Project Page | Paper | Video
This repository contains the official implementation of the paper Neural Feature Fusion Fields: 3D Distillation of Self-Supervised 2D Image Representations by Vadim Tschernezki, Iro Laina, Diane Larlus and Andrea Vedaldi. Published at 3DV22 as Oral.
We provide the code for the experiments of NeRF-N3F setting. NOTE: The repository contains currently the settings for the flower dataset (see flower video above). We will add the rendering settings for the other scenes in the next days.

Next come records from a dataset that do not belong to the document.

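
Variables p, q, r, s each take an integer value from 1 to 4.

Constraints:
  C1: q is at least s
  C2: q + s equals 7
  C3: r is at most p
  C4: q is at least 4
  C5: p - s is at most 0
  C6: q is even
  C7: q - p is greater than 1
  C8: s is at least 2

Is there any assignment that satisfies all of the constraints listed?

Try p = 2, q = 4, r = 2, s = 3.
Check constraint 2: q + s = 7; constraint 5: p - s = -1; constraint 7: q - p = 2. The remaining constraints are straightforward to verify.

Satisfiable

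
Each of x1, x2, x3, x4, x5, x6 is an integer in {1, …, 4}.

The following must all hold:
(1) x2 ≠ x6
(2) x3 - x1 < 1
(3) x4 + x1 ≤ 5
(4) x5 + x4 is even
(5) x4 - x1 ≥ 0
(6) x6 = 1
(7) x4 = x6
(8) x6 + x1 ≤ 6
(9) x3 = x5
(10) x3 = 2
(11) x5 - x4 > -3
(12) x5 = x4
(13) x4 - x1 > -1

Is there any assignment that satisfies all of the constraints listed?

Constraint 10 fixes x3 = 2 and constraint 6 fixes x6 = 1. Constraints 7, 9, and 12 give x3 = x5 = x4 = x6, so x3 = x6. But 2 ≠ 1 — contradiction.

Unsatisfiable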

Abstract: We present Neural Feature Fusion Fields (N3F), a method that improves dense 2D image feature extractors when the latter are applied to the analysis of multiple images reconstructible as a 3D scene. Given an image feature extractor, for example pre-trained using self-supervision, N3F uses it as a teacher to learn a student network defined in 3D space. The 3D student network is similar to a neural radiance field that distills said features and can be trained with the usual differentiable rendering machinery. As a consequence, N3F is readily applicable to most neural rendering formulations, including vanilla NeRF and its extensions to complex dynamic scenes. We show that our method not only enables semantic understanding in the context of scene-specific neural fields without the use of manual labels, but also consistently improves over the self-supervised 2D baselines. This is demonstrated by considering various tasks, such as 2D object retrieval, 3D segmentation, and scene editing, in diverse sequences, including long egocentric videos in the EPIC-KITCHENS benchmark.
We suggest to setup the environment through conda and pip.
- Create and activate the specified conda anvironment.
- Install the required packages from
requirements.txt
.
conda create -n n3f python=3.8
conda activate n3f
pip install -r requirements.txt
Since we demonstrate the experiments through a jupyter notebook, you'll have to install the jupyter kernel:
conda install -c anaconda ipykernel
python -m ipykernel install --user --name=n3f
If you are getting the following error: CUDA error: no kernel image is available for execution on the device
, then try installing pytorch with a different CUDA kernel, e.g.: pip install torch==1.10.2+cu113 -f https://download.pytorch.org/whl/cu113/torch_stable.html
.
The dataset and pretrained models can be found on google drive.
Download both files logs.tar.gz
and data.tar.gz
and extract them into the main directory. The checkpoints are located in the logs directory. The data directory contains the flower scene and the features extracted with DINO for this scene and the remaining scenes shown in the paper. This allows you to train your own models if you have downloaded the NeRF checkpoints and datasets for the remaining scenes.
We are providing a notebook that contains the code to reproduce the results for the flower scene. The other scenes will be added in the next days.
First, you can visualise the selected patch and calculate a histogram for the query feature vector vs. the retrieval vectors. This allows you to select a threshold for the scene decomposition in the next step.
After that, you can render the source view and render the decomposed target view that shows the complete image, a version that includes only the queried object and another version that excludes the queried object.
Finally, we can also compare the PCA reduced futures and feature distance maps of NeRF-N3F + DINO vs. vanilla DINO:
If you found our code or paper useful, then please cite our work as follows.
@inproceedings{tschernezki22neural,
author = {Vadim Tschernezki and Iro Laina and
Diane Larlus and Andrea Vedaldi},
booktitle = {Proceedings of the International Conference
on {3D} Vision (3DV)},
title = {Neural Feature Fusion Fields: {3D} Distillation
of Self-Supervised {2D} Image Representations},
year = {2022}
}
We suggest to check out the concurrent work by Kobayashi et al. They propose to fuse features in the same manner and mainly differ in the example applications, including the use of multiple modalities, such as text, image patches and point-and-click seeds, to generate queries for segmentation and, in particular, scene editing.
Our implementation is based on this (unofficial pytorch-NeRF) repository.